Anything else? A few are calling for Robbo’s head this evening, and with the run of form we’re under, that’s very understandable.

It’s worse than the Peter Withe era in WFC days now. That’s damning.

Our current manager still seems popular at the actual match, though whether that’s the whole get-behind-the-team-when-it-matters is anyone’s guess.

Often, those wanting a manager sacked the rest of the time are the ones who still chant his name during real life games.

Personally, I’m not sure what difference replacing him at this stage of the season would do – especially as we’d probably end up with Simon Bassey returning.

But people are wising up to the whole clusterfuck of a setup, that promised so much yet is delivering so little.

Some things MR has done is affecting us. Making Cosgrove the player he wanted to go for doesn’t suggest he’s quite the good judge of players.

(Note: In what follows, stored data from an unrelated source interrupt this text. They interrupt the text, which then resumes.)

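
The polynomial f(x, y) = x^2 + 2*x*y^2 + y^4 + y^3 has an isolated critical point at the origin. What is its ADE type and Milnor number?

The Hessian of f at 0 has rank 1. Corank 1: A-series; mu = 2 gives A_2.

Type A_{2}, Milnor number mu = 2.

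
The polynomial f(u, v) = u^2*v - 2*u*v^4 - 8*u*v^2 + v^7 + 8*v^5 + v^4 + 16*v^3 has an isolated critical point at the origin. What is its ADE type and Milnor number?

The Hessian of f at 0 has rank 0. Corank 2; j^3 = v*(u - 4*v)^2 has shape L^2 M (L != M), so D-series; mu = 5 gives D_5.

Type D_{5}, Milnor number mu = 5.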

Playing one up front – subbing him for Pressley today is another example – really doesn’t help matters.

Lest we forget, he did likewise last season, and we only went two up top after Fleetwood (where we then wiped the floor with the opposition, and stayed up as a result).

And over-focusing on youngsters at the expense of maybe one or two senior players is backfiring.

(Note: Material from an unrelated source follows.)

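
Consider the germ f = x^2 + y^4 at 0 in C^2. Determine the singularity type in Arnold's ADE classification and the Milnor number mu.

Type A_3, Milnor number mu = 3.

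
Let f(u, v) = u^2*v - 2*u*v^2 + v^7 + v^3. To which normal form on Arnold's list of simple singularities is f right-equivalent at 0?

D_8

The Hessian of f at 0 has rank 0. Corank 2; j^3 = v*(u - v)^2 has shape L^2 M (L != M), so D-series; mu = 8 gives D_8.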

As said above, a bit more experience on the field would have helped us today, and a few other games as well.

This is especially true with the youngsters on loan from Premier League sides, where you wonder how they got contracts to begin with.

The trouble is, a lot of it isn’t his fault.

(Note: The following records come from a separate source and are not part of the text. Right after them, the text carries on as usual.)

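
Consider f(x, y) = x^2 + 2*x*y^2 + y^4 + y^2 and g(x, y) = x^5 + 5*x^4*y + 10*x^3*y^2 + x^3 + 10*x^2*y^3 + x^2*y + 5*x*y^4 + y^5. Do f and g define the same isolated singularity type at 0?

The Hessian of f at 0 has rank 2. Corank 0: nondegenerate Morse point, so A_1. The Hessian of g at 0 has rank 0. Corank 2; j^3 = x^2*(x + y) has shape L^2 M (L != M), so D-series; mu = 6 gives D_6. f is A_1 but g is D_6, hence not right-equivalent.

No.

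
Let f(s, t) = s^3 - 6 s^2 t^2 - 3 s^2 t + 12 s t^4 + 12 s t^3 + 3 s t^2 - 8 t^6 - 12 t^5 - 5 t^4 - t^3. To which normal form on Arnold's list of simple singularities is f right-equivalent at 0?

The Hessian of f at 0 has rank 0. Corank 2; j^3 = (s - t)^3 is a perfect cube, so E-series; the 4-jet and mu = 6 give E_6.

E_6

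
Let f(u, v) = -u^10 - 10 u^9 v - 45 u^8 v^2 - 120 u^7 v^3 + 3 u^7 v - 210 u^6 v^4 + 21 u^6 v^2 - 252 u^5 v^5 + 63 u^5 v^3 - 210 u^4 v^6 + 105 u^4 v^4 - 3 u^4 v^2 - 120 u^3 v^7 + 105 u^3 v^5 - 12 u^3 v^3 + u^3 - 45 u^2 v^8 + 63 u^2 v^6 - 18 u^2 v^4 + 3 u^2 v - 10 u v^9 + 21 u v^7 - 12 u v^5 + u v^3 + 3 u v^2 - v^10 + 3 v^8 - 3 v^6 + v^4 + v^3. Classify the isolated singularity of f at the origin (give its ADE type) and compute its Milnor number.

Type E_7, Milnor number mu = 7.

The Hessian of f at 0 has rank 0. Corank 2; j^3 = (u + v)^3 is a perfect cube, so E-series; the 4-jet and mu = 7 give E_7.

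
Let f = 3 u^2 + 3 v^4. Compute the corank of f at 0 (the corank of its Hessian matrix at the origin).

1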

I’m not talking about the lack of funds, I prefer his attitude to Ardley’s seeming 24/7 bleating about the budget.

I’ve felt for a while that the club is too obsessed with the debt, and doesn’t quite understand that in L1, you need to spend a bit more than what we do.

But if he does get axed, the club have pushed him under the bus as much as anyone.

The obvious one here is selling Ollie Palmer, to leave us high and dry for over a week.

Who’s decision was that? Actually, we’ll likely never know, and one suspects that’s deliberate on behalf of AFCW.

The “transfer committee” seems to be a way not of finding and recommending players, but to deflect blame when we’ve signed a duffer instead.

It just stinks of a lack of accountability, and should we go down that’s only going to get worse.

You can find other examples of things going wrong, where nobody owns up to it – the ticket fiasco springs to mind here.

It wasn’t perfect under Erik Samuelson, as he would be the first to admit, but his refusal/inability to delegate things is starting to make more sense now.

Back to Robbo, and if he stays then I hope it’s for the right reason – and not because it’s a sentimental, emotional decision.

He is getting brickbats, and he may not be the right person to take us forward after all. If that happens, so be it.

But a struggling team on the field often reveals some big faultlines off it. And we’re starting to trip over them…

So, was it worth it? Piss off.

In a nutshell: That sinking feeling.